Il y a eu 20 ans dimanche que Marc Lépine a fauché la vie de 13 étudiantes et d'une employée de l'École polytechnique de Montréal. Un millier de personnes se sont réunies à la basilique Notre-Dame, dimanche, pour honorer leur mémoire, mais aussi pour rendre un vibrant hommage aux femmes.

La cérémonie privée de deux heures a rassemblé les proches des victimes ainsi que d'anciens élèves et employés de l'institution.
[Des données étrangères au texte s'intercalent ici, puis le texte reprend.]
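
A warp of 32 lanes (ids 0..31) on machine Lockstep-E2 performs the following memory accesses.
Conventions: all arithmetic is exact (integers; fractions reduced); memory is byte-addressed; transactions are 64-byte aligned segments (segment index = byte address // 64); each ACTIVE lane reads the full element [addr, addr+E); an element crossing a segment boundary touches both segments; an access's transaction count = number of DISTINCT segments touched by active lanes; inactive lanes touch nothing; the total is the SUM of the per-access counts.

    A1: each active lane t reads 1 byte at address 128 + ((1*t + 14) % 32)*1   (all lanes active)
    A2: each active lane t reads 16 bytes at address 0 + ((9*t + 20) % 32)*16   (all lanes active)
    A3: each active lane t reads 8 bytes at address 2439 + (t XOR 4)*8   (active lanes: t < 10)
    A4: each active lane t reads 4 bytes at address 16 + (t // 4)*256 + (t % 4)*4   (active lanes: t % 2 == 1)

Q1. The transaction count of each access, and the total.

A1: 1 transaction
A2: 8 transactions
A3: 2 transactions
A4: 8 transactions

Answer: 1,8,2,8; total 19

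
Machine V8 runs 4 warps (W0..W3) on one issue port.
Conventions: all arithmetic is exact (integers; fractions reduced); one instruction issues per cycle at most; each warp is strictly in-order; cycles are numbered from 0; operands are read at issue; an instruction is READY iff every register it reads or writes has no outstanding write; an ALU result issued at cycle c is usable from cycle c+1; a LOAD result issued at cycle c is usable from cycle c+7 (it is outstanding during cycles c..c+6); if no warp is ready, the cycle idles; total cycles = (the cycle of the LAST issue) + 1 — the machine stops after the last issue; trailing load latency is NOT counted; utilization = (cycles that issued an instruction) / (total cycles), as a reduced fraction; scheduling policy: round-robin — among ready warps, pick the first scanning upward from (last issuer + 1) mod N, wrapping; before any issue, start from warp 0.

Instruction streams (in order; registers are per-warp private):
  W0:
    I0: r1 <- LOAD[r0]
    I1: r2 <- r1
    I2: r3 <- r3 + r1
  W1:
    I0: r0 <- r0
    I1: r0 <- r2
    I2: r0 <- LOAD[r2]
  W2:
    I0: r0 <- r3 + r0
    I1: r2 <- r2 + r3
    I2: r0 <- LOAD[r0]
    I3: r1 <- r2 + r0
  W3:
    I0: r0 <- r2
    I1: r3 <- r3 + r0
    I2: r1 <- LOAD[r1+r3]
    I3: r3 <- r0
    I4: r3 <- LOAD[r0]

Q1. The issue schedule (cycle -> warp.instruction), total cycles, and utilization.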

«Il y a exactement 20 ans, 14 nouvelles se succédaient. Une à une, au compte-gouttes, annonçant chaque fois la fin du monde, 14 fins du monde», a raconté le frère de l'une des victimes de la tuerie, Donald Turcotte. «Ce jour-là, mon frère et moi venions de perdre notre soeur aînée, mes parents, leur seule fille. Le même drame est survenu dans 14 autres familles. Jamais on ne pourra s'en remettre. Annie, tellement belle, tellement intelligente.»
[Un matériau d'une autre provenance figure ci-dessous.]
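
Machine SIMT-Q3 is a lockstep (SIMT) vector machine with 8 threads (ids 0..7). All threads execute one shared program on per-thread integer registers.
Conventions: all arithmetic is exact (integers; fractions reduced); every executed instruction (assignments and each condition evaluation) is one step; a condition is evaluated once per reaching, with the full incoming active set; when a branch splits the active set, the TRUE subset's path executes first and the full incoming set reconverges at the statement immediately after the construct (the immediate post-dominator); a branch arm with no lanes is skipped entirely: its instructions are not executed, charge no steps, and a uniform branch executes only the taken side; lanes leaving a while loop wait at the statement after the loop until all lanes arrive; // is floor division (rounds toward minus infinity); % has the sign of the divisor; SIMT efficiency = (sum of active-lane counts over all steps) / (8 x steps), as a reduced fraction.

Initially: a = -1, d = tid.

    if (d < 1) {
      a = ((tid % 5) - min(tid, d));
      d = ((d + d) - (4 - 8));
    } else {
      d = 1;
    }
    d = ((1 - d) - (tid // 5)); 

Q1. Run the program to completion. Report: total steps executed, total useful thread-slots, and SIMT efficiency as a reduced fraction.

Answer: 5 steps, 25 useful, 5/8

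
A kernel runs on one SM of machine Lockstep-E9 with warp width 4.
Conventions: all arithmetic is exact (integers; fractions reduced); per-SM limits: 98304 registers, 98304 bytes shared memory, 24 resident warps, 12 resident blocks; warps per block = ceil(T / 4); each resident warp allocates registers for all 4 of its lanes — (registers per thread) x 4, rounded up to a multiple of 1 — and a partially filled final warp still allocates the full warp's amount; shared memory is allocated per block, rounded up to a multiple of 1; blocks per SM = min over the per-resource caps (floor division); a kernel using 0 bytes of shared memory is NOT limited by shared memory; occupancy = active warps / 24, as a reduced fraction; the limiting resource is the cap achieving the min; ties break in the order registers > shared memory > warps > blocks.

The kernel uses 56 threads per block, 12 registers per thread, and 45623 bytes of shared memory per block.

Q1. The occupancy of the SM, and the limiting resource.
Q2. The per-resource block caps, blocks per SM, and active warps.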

La question du registre des armes à feu -adopté en réaction à la tragédie de Polytechnique- a également retenu l'attention. Depuis son élection en 2006, le gouvernement conservateur a tenté, à trois reprises, de faire adopter un projet de loi pour éliminer les armes de chasse du registre. Celles-ci représentent 89% de son contenu.
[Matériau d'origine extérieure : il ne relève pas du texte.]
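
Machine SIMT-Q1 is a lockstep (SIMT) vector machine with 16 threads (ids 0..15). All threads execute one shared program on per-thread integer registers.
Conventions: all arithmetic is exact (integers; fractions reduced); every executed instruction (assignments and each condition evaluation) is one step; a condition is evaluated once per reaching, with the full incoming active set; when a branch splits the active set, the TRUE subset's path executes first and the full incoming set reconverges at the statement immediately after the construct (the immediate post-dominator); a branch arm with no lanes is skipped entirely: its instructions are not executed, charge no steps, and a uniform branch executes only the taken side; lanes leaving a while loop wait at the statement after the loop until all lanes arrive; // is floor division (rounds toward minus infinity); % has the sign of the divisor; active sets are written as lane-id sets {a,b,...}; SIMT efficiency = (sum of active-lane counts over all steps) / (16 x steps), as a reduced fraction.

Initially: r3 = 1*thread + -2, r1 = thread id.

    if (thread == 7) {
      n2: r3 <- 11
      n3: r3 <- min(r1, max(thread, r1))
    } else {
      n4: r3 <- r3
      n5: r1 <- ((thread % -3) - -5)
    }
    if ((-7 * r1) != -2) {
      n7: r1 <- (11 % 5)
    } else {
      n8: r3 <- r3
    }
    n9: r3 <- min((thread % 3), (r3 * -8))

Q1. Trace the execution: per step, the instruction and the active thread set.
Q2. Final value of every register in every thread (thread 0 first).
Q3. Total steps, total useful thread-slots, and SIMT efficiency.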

«Il faut encore se battre aujourd'hui pour qu'il continue d'exister. De remettre en cause quelque chose qui a grandement contribué à diminuer le nombre de blessés et de blessures par balles au Canada me semble tellement illogique!» a souligné Jean-François Larivée, ancien conjoint de l'une des victimes, Maryse Laganière.

Sylvie, la soeur de Maud Haviernick, elle aussi morte sous les balles de Marc Lépine, abonde en ce sens.

«C'est déroutant. Les premiers à avoir déposé un projet de loi pour le contrôle des armes à feu étaient les conservateurs. Il est difficile d'expliquer un tel recul», a-t-elle affirmé en marge de la cérémonie. «Je pense qu'il faut redemander à la population canadienne de donner une voix à ce qui a été manifesté il y a 20 ans. Les gens veulent des outils pour favoriser la sécurité publique. Pas seulement des discours.»

Lors de la commémoration, l'Université de Montréal a remis un doctorat honoris causa à une ancienne étudiante de Polytechnique. Lili-Anna Peresa a été saluée pour son engagement à faire avancer la cause des femmes ici et ailleurs. C'est la première fois que l'École polytechnique propose la candidature d'une femme pour cet honneur.

Journée de commémoration

Plus tôt dans la journée, environ 500 personnes s'étaient massées à la place Émilie-Gamelin à l'invitation de la Fédération des femmes du Québec (FFQ). Elles ont formé une chaîne humaine afin de dénoncer la violence faite aux femmes et pour plaider en faveur de l'égalité des sexes. Quatorze banderoles blanches portant chacune le nom de l'une des victimes ont été suspendues au milieu du parc.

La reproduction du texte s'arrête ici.